Third, the type of command or support relationship, the type of division fight within the larger corps fight, the number of MMB subordinate units supporting the division, and the ability to maintain the commander’s dialogue would all influence the MMB commander’s location. With full manning, the MMB staff has the flexibility to shift and support the commander as necessary while maintaining C2 of all subordinate units across the area of operations. The staff can be split in two locations, but splitting further might degrade effectiveness.

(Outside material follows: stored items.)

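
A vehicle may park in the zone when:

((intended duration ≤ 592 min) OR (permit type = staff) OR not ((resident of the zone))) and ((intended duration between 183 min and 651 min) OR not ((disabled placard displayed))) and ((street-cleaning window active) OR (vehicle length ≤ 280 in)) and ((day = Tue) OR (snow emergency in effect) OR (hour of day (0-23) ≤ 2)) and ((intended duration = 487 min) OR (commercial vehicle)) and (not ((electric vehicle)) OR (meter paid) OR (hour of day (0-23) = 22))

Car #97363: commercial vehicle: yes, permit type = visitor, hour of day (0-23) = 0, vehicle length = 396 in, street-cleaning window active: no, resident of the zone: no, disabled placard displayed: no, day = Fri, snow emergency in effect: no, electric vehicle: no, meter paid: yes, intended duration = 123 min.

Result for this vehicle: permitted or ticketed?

Ticketed

Atomic conditions:
  intended duration ≤ 592 min: 123 ≤ 592 is true
  permit type = staff: visitor == staff is false
  resident of the zone: no → false
  intended duration between 183 min and 651 min: 123 in [183, 651] is false
  disabled placard displayed: no → false
  street-cleaning window active: no → false
  vehicle length ≤ 280 in: 396 ≤ 280 is false
  day = Tue: Fri == Tue is false
  snow emergency in effect: no → false
  hour of day (0-23) ≤ 2: 0 ≤ 2 is true
  intended duration = 487 min: 123 == 487 is false
  commercial vehicle: yes → true
  electric vehicle: no → false
  meter paid: yes → true
  hour of day (0-23) = 22: 0 == 22 is false
Combine:
[1.3] NOT false = true
[1] true OR false OR true = true
[2.2] NOT false = true
[2] false OR true = true
[3] false OR false = false
[4] false OR false OR true = true
[5] false OR true = true
[6.1] NOT false = true
[6] true OR true OR false = true
[root] true AND true AND false AND true AND true AND true = false
Overall: false → ticketed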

Fourth, it is indispensable to establish and rehearse a medical evacuation plan between all forward Role 1s and Role 2s. This plan should be an input to the sustainment rehearsal of concept and validated through a standard and non-standard casualty evacuation exercise. With the MMB being an external unit, this is vital to synchronize the standard operating procedures at echelon across the formation with each supported unit.

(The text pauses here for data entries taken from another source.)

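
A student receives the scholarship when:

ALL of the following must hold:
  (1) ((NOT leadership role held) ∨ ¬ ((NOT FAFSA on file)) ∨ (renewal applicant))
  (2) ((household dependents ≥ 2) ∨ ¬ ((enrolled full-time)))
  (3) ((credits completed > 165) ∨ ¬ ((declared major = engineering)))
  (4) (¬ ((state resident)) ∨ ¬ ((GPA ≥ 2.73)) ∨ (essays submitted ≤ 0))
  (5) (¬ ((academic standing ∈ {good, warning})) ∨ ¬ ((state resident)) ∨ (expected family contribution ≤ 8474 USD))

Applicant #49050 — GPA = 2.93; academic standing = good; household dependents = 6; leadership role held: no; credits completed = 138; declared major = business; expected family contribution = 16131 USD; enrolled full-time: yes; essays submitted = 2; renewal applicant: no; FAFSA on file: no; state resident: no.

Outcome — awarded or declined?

Atomic conditions:
  NOT leadership role held: no → true
  NOT FAFSA on file: no → true
  renewal applicant: no → false
  household dependents ≥ 2: 6 ≥ 2 is true
  enrolled full-time: yes → true
  credits completed > 165: 138 > 165 is false
  declared major = engineering: business == engineering is false
  state resident: no → false
  GPA ≥ 2.73: 2.93 ≥ 2.73 is true
  essays submitted ≤ 0: 2 ≤ 0 is false
  academic standing ∈ {good, warning}: good is in the set → true
  expected family contribution ≤ 8474 USD: 16131 ≤ 8474 is false
Combine:
[1.2] NOT true = false
[1] true OR false OR false = true
[2.2] NOT true = false
[2] true OR false = true
[3.2] NOT false = true
[3] false OR true = true
[4.1] NOT false = true
[4.2] NOT true = false
[4] true OR false OR false = true
[5.1] NOT true = false
[5.2] NOT false = true
[5] false OR true OR false = true
[root] true AND true AND true AND true AND true = true
Overall: true → awarded

Awarded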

Fifth, augmenting the Role 2 with additional units, such as a resuscitative and surgical detachment, medical detachment, or veterinary team, can enhance the Role 2 capabilities while keep the organization 100% self-mobile. As an example, the simple addition of a veterinary team as an ultrasound capability to the Role 2. The ability for the Role 2 to move itself and displace quickly, as compared to a larger hospital, enables the division to maintain agility, which is critical to protection and speed in LSCO, as described in ADP 3-0 Operations, dated March 2025.
Finally, we must continue to train as we fight. This includes education, building the supported-supporting relationships, and expanding integration across warfighting functions through future WFXs and CTC rotations. Preventive medicine, combat operational stress control, and medical logistics capabilities would provide additional capabilities in both protection and sustainment for the division commander. This should be tested in future exercises. We can also align task organization in garrison as it would support LSCO to build relationships and cohesive teams to mitigate the friction that comes with integration just before the time of need.
Conclusion
Supporting 1CD and then 1AD at NTC 24-03 was an invaluable opportunity that allowed the MMB to break new ground for the Army in a realistic learning environment and provide the unique insights on how to best integrate and fight the MMB in preparation for LSCO. Defined support or command relationships matter, effective integration is critical, and effective communications are paramount. The Army can continue to improve the ability to fill the division’s organic medical gap with an MMB and subordinate units through educating and building supported-supporting relationships and training as we fight to build the cohesive team, while expanding integration. Going forward, to support the Chief of Staff of the Army and the Secretary of the Army’s demands to transform and drive change to ensure we stay lethal and ready, the Army should institutionalizing the MMB’s support to the division by refining doctrinal guidance, aligning command and support relationships in garrison, and ensuring MMB participation in division-level and brigade combat team LSCO training events.
Author
COL Tiffany Bilderback just completed the Advanced Strategic Leadership Studies Program (ASLSP) at the School of Advanced Military Studies (SAMS) for senior service college. She previously commanded 61st Multifunctional Medical Battalion, 1st Medical Brigade at Fort Cavazos, Texas.